A few seconds later, a roaring sound filled the tunnel. Stern felt a blast of wind press his body, tug at his clothes.
"And after they exchange all the air? What then?"
"We rebuild the transit pad and wait for them to come back," Gordon said. "Just the way we were planning to do."
"And if they try to come back before you're ready for them?"
"It's not a problem, David. The machine will just refuse. It'll pop them right back to where they were. For the time being."
"So they're stranded," Stern said.
"For the moment," Gordon said. "Yes. They're stranded. And there's nothing we can do about it."
36:13:17
Chris Hughes ran to the edge of the cliff and threw himself into space, screaming, arms and legs flailing in the sunlight. He saw the Dordogne, two hundred feet below, snaking through the green countryside. It was too far to fall. He knew the river was too shallow. There was no question he would die.
But then he saw the cliff face beneath him was not sheer - there was a protruding shelf of land, twenty feet below, jutting out from the upper rim of the cliff. It was steeply angled bare rock, with a sparse cover of scrubby trees and brush.
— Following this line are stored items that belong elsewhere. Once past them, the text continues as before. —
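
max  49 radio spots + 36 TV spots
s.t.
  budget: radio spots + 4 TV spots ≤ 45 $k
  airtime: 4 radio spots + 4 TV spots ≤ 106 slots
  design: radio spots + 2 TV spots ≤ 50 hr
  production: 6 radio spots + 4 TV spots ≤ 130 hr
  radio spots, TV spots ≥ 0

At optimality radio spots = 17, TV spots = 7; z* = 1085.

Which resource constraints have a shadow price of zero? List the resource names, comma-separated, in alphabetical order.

airtime, design

budget: 45/45 (binding)
airtime: 96/106 (slack 10)
design: 31/50 (slack 19)
production: 130/130 (binding)
By complementary slackness, a constraint with positive slack has shadow price 0 → airtime, design.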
He slammed down on the shelf, landing on his side, the impact blasting the air from his lungs. Immediately, he began rolling helplessly toward the edge. He tried to stop the roll, clutching desperately at underbrush, but it was all too weak, and it tore away in his hands. As he tumbled toward the edge, he was aware of the boy reaching for him, but Chris missed his outstretched arms. He continued to roll, his world spinning out of control. Now the boy was behind him, with a horrified look on his face. Chris knew he was going to go over the edge; he was going to fall -
With a grunt, he slammed into a tree. He felt a sharp pain in his stomach, then it streaked through his whole body. For a moment, he did not know where he was; he felt only pain. The world was greenish white. He came back to it slowly.